As Rosh Hashanah Begins, Trinidad’s Temple Aaron Congregation Grows Amid Uncertainty
Members of Trinidad’s 132-year-old Temple Aaron are celebrating Rosh Hashanah, the Jewish New Year, on Monday and Tuesday, Sept. 6 and 7. The congregation is growing again after the temple nearly closed for good five years ago.
Both Jews and non-Jews rescued the stately red brick building from a secular fate. Temple Aaron vice-president Neal Paul of Littleon was among them.
“It was kind of a kick in the gut, I just couldn't imagine an old synagogue being sold,” he said. “It really kind of created a little angst in my heart.”
The temple needs hundreds of thousands of dollars in repairs, so they are continuing to raise money. First up is a $60,000 boiler and then there’s a new roof.
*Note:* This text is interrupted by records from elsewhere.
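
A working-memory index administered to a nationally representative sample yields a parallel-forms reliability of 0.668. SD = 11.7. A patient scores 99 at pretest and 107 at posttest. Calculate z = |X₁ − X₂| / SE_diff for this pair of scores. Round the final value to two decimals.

The standard error of measurement is 11.700·√(1 − 0.668) ≈ 11.700·0.576 ≈ 6.741.
SE_diff = SEM · √2 ≈ 6.741 · 1.414 ≈ 9.534
z = 8 / 9.534 ≈ 0.839

0.84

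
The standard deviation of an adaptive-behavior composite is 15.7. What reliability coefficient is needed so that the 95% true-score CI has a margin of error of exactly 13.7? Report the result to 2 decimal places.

0.80

SEM needed = half-width / z = 13.7/1.96 ≈ 6.98980
r = 1 − (6.98980/15.7)² ≈ 1 − 0.19821 ≈ 0.80179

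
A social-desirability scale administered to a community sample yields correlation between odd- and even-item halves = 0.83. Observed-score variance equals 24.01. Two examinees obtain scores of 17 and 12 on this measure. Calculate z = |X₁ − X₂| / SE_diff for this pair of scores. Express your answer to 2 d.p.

SD = √24.01 = 4.900
Full-length reliability (Spearman-Brown) = 2(0.83)/(1+0.83) ≃ 0.907
SEM = 4.900*√(1 − 0.907) ≃ 1.493
SE_diff = √2 * SEM ≃ 2.112
z = |17 − 12| / 2.112 = 5 / 2.112 ≃ 2.367

2.37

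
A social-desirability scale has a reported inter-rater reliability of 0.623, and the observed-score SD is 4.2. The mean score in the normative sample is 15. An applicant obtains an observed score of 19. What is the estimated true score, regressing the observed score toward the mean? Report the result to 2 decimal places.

17.49

Estimated true score = 0.623·19 + (1 − 0.623)·15 ≃ 17.492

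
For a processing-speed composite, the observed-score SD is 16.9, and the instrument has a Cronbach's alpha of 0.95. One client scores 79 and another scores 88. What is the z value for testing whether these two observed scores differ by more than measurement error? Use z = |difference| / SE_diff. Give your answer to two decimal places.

SEM = 16.90000 × √(1 − 0.95000) = 16.90000 × √0.05000 ≈ 16.90000 × 0.22361 ≈ 3.77895
Standard error of the difference = 3.77895·√2 ≈ 5.34425
z = 9 / 5.34425 ≈ 1.68405

1.68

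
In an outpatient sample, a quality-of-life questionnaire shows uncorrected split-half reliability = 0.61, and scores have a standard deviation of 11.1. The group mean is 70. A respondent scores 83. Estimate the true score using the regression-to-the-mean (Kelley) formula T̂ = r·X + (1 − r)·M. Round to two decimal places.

79.85

r_full = 2·0.61 / (1 + 0.61) ≈ 0.75776
Estimated true score = 0.75776*83 + (1 − 0.75776)*70 ≈ 79.85093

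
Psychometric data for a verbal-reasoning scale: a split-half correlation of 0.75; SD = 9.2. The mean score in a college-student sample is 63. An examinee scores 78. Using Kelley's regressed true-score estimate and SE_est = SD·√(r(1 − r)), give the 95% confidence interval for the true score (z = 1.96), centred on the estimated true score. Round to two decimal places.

[69.55, 82.17]

Spearman-Brown: r = 2(0.75) / (1 + 0.75) = 1.5000 / 1.7500 ≈ 0.8571
T̂ = 0.8571(78) + 0.1429(63) ≈ 75.8571
SE_est = SD * √(r(1 − r)) = 9.2000 * √0.1224 ≈ 9.2000 * 0.3499 ≈ 3.2193
CI = 75.8571 ± 1.96 * 3.2193 → [69.5473, 82.1670]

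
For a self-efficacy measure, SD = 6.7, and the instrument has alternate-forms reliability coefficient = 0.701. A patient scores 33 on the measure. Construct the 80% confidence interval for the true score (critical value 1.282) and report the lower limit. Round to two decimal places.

28.30

SEM = 6.7000*√(1 − 0.7010) ≈ 3.6636
Margin = 1.282 * 3.6636 ≈ 4.6968
Lower bound: 33 − 4.6968 = 28.3032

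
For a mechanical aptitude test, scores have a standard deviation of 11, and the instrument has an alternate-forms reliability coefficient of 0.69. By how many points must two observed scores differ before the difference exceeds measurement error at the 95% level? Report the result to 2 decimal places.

The standard error of measurement is 11.000×√(1 − 0.690) ≃ 11.000×0.557 ≃ 6.125.
SE_diff = SEM × √2 ≃ 6.125 × 1.414 ≃ 8.661
Minimum reliable difference = 1.96 × SE_diff ≃ 1.96 × 8.661 ≃ 16.976

16.98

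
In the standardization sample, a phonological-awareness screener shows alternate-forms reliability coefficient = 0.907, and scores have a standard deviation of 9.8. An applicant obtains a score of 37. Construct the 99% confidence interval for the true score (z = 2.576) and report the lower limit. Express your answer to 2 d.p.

SEM = 9.8000·√(1 − 0.9070) ≈ 2.9886
Half-width = 2.576·2.9886 ≈ 7.6986
Lower bound: 37 − 7.6986 = 29.3014

29.30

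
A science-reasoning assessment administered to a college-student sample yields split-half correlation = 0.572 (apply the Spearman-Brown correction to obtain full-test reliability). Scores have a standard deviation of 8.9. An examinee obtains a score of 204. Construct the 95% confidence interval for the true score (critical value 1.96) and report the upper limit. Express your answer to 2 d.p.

Full-length reliability (Spearman-Brown) = 2(0.572)/(1+0.572) ≈ 0.728
SEM = 8.900 · √(1 − 0.728) = 8.900 · √0.272 ≈ 8.900 · 0.522 ≈ 4.644
Half-width = 1.96·4.644 ≈ 9.102
Upper bound: 204 + 9.102 = 213.102

213.10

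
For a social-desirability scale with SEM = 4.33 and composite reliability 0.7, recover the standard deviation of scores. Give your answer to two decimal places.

7.91

SD = SEM / √(1 − r) = 4.33 / √0.3000 ≃ 4.33 / 0.5477 ≃ 7.9055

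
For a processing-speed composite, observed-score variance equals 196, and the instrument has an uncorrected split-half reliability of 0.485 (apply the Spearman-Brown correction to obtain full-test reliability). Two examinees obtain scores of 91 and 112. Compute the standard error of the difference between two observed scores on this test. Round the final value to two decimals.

SD = √196 ≈ 14.000
Full-length reliability (Spearman-Brown) = 2(0.485)/(1+0.485) ≈ 0.653
SEM = 14.000 * √(1 − 0.653) = 14.000 * √0.347 ≈ 14.000 * 0.589 ≈ 8.245
Standard error of the difference = 8.245·√2 ≈ 11.660

11.66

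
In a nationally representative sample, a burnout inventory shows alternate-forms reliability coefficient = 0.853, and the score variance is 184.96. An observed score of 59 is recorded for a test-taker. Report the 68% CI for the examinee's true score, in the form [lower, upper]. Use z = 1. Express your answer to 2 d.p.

SD = √184.96 ≈ 13.60000
SEM = 13.60000 × √(1 − 0.85300) = 13.60000 × √0.14700 ≈ 13.60000 × 0.38341 ≈ 5.21432
1 × SEM ≈ 5.21432
Interval: (53.78568, 64.21432)

[53.79, 64.21]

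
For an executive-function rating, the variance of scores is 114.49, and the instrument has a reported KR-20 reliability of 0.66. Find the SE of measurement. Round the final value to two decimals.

6.24

SD = √114.49 = 10.700
SEM = 10.700 × √(1 − 0.660) = 10.700 × √0.340 ≈ 10.700 × 0.583 ≈ 6.239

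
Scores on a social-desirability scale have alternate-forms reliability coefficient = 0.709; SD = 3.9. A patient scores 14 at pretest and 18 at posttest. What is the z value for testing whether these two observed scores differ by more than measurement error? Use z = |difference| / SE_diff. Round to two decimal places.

1.34

SEM = 3.9000·√(1 − 0.7090) ≈ 2.1038
Standard error of the difference = 2.1038·√2 ≈ 2.9753
z = 4 / 2.9753 ≈ 1.3444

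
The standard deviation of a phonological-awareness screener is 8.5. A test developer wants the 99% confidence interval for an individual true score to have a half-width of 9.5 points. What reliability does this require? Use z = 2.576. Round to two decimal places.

SEM needed = half-width / z = 9.5/2.576 ≈ 3.6879
Required reliability = 1 − (SEM/SD)² = 1 − 0.1882 ≈ 0.8118

0.81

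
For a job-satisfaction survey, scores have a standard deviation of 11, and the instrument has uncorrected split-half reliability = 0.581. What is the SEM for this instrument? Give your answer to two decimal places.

r_full = 2·0.581 / (1 + 0.581) ≈ 0.735
The standard error of measurement is 11.000·√(1 − 0.735) ≈ 11.000·0.515 ≈ 5.663.

5.66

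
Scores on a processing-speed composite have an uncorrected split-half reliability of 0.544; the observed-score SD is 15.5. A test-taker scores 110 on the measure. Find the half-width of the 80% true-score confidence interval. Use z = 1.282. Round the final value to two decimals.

r_full = 2·0.544 / (1 + 0.544) ≃ 0.705
SEM = 15.500*√(1 − 0.705) ≃ 8.423
Half-width = 1.282*8.423 ≃ 10.799

10.80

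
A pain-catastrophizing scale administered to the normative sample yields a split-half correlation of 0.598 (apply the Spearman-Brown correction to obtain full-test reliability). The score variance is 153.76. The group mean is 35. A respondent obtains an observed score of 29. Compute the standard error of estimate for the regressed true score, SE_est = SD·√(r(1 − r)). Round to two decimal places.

σ = 153.76^(1/2) = 12.400
Full-length reliability (Spearman-Brown) = 2(0.598)/(1+0.598) ≈ 0.748
SE_est = SD * √(r(1 − r)) = 12.400 * √0.188 ≈ 12.400 * 0.434 ≈ 5.381

5.38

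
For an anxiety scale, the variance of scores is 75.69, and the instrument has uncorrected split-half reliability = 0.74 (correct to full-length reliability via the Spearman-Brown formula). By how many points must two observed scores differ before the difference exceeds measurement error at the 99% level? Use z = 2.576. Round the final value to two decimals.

12.25

SD = √75.69 = 8.700
Spearman-Brown: r = 2(0.74) / (1 + 0.74) = 1.480 / 1.740 ≃ 0.851
SEM = 8.700*√(1 − 0.851) ≃ 3.363
SE_diff = √2 * SEM ≃ 4.756
Minimum reliable difference = 2.576 * SE_diff ≃ 2.576 * 4.756 ≃ 12.252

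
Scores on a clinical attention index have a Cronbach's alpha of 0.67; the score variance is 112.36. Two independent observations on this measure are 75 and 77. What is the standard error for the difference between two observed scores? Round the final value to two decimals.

SD = √112.36 = 10.6000
SEM = 10.6000 · √(1 − 0.6700) = 10.6000 · √0.3300 ≈ 10.6000 · 0.5745 ≈ 6.0892
SE_diff = √2 · SEM ≈ 8.6115

8.61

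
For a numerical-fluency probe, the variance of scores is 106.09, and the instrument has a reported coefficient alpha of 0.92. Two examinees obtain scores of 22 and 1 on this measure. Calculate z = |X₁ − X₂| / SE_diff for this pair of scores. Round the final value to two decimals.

5.10

SD = √106.09 ≈ 10.30000
The standard error of measurement is 10.30000×√(1 − 0.92000) ≈ 10.30000×0.28284 ≈ 2.91328.
SE_diff = SEM × √2 ≈ 2.91328 × 1.41421 ≈ 4.12000
z = |22 − 1| / 4.12000 = 21 / 4.12000 ≈ 5.09709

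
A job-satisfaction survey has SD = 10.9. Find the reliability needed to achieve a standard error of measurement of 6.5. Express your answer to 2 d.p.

Required reliability = 1 − (SEM/SD)² = 1 − 0.35561 ≈ 0.64439

0.64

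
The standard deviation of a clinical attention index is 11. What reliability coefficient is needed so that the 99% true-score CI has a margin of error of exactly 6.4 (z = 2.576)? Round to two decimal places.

0.95

SEM needed = half-width / z = 6.4/2.576 ≈ 2.48447
r = 1 − (2.48447/11)² ≈ 1 − 0.05101 ≈ 0.94899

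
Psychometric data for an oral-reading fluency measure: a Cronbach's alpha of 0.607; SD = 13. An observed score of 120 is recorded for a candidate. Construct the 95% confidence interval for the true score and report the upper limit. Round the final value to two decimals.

135.97

SEM = 13.0000*√(1 − 0.6070) ≃ 8.1497
1.96 * SEM ≃ 15.9733
Upper limit = 120 + 15.9733 ≃ 135.9733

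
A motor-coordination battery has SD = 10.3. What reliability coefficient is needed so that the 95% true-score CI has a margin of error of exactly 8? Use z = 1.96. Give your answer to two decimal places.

0.84

Required SEM = 8 / 1.96 ≈ 4.082
r = 1 − (SEM / SD)² = 1 − (4.082 / 10.3)² ≈ 1 − 0.157 ≈ 0.843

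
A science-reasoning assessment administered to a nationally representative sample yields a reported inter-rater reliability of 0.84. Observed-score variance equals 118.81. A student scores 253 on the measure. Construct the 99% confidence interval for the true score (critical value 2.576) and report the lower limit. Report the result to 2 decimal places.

SD = √118.81 = 10.90000
SEM = 10.90000 · √(1 − 0.84000) = 10.90000 · √0.16000 ≃ 10.90000 · 0.40000 ≃ 4.36000
Margin = 2.576 · 4.36000 ≃ 11.23136
Lower limit = 253 − 11.23136 ≃ 241.76864

241.77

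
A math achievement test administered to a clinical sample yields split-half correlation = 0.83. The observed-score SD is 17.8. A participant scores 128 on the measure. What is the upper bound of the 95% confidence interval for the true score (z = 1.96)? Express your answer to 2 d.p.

138.63

Spearman-Brown: r = 2(0.83) / (1 + 0.83) = 1.6600 / 1.8300 ≃ 0.9071
The standard error of measurement is 17.8000×√(1 − 0.9071) ≃ 17.8000×0.3048 ≃ 5.4252.
1.96 × SEM ≃ 10.6335
Upper limit = 128 + 10.6335 ≃ 138.6335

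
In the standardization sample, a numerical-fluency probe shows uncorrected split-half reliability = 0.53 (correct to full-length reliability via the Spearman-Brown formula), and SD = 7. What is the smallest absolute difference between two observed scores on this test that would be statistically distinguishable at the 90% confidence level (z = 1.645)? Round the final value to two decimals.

Spearman-Brown: r = 2(0.53) / (1 + 0.53) = 1.0600 / 1.5300 ≈ 0.6928
SEM = 7.0000 × √(1 − 0.6928) = 7.0000 × √0.3072 ≈ 7.0000 × 0.5542 ≈ 3.8797
Standard error of the difference = 3.8797·√2 ≈ 5.4868
Minimum reliable difference = 1.645 × SE_diff ≈ 1.645 × 5.4868 ≈ 9.0257

9.03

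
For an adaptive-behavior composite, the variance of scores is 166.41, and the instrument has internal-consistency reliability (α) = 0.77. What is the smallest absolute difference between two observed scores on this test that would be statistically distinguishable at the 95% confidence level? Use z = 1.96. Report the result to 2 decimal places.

σ = 166.41^(1/2) = 12.90000
SEM = 12.90000×√(1 − 0.77000) ≈ 6.18662
Standard error of the difference = 6.18662·√2 ≈ 8.74921
Minimum reliable difference = 1.96 × SE_diff ≈ 1.96 × 8.74921 ≈ 17.14844

17.15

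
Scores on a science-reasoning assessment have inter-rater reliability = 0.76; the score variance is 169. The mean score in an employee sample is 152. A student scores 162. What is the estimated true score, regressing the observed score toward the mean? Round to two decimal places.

159.60

T̂ = 0.76000(162) + 0.24000(152) ≈ 159.60000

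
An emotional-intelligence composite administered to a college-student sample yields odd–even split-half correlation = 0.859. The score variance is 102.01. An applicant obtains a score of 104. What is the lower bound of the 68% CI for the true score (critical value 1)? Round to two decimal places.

101.22

σ = 102.01^(1/2) = 10.100
Full-length reliability (Spearman-Brown) = 2(0.859)/(1+0.859) ≈ 0.924
SEM = 10.100×√(1 − 0.924) ≈ 2.782
1 × SEM ≈ 2.782
Lower limit = 104 − 2.782 ≈ 101.218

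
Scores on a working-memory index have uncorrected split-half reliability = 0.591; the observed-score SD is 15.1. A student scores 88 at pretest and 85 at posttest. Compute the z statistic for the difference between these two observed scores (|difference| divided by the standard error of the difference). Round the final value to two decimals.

0.28

Spearman-Brown: r = 2(0.591) / (1 + 0.591) = 1.182 / 1.591 ≈ 0.743
The standard error of measurement is 15.100·√(1 − 0.743) ≈ 15.100·0.507 ≈ 7.656.
SE_diff = SEM · √2 ≈ 7.656 · 1.414 ≈ 10.827
z = 3 / 10.827 ≈ 0.277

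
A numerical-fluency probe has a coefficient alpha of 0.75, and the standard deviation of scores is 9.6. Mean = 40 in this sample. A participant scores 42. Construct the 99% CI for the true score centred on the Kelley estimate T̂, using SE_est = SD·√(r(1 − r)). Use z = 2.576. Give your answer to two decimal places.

Estimated true score = 0.7500*42 + (1 − 0.7500)*40 ≈ 41.5000
SE_est = 9.6000·√[r(1 − r)] ≈ 4.1569
CI = 41.5000 ± 2.576 * 4.1569 → [30.7918, 52.2082]

[30.79, 52.21]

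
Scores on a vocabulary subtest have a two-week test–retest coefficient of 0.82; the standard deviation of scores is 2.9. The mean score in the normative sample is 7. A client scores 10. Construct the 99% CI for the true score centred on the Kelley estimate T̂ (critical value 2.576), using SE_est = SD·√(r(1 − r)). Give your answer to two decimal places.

[6.59, 12.33]

Estimated true score = 0.8200×10 + (1 − 0.8200)×7 ≃ 9.4600
SE_est = SD × √(r(1 − r)) = 2.9000 × √0.1476 ≃ 2.9000 × 0.3842 ≃ 1.1141
99% CI: 9.4600 ± 2.8700 ≃ (6.5900, 12.3300)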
But the list is long, including eventually restoring the interior of the historic sanctuary which features carved wood and a pipe organ.
“We're trying to take it somewhat piece by piece because,” Paul said, “we just don't have the resources to do the whole thing.”
Now, Paul said, several dozen people from around Colorado and New Mexico have joined the congregation and many others are supporters. They’ve been celebrating the major Jewish holidays and hosting Sabbath services and Torah study both in person and virtually. Although some of the old Torahs, the sacred scrolls of Jewish scripture, were given away when it seemed like the temple was closing, two of them still remain.
There’s also been a bar mitzvah ritual in recent years, according to Paul, and he and his fiancée and fellow board member Sherry Glickman were just married at Temple Aaron over the weekend.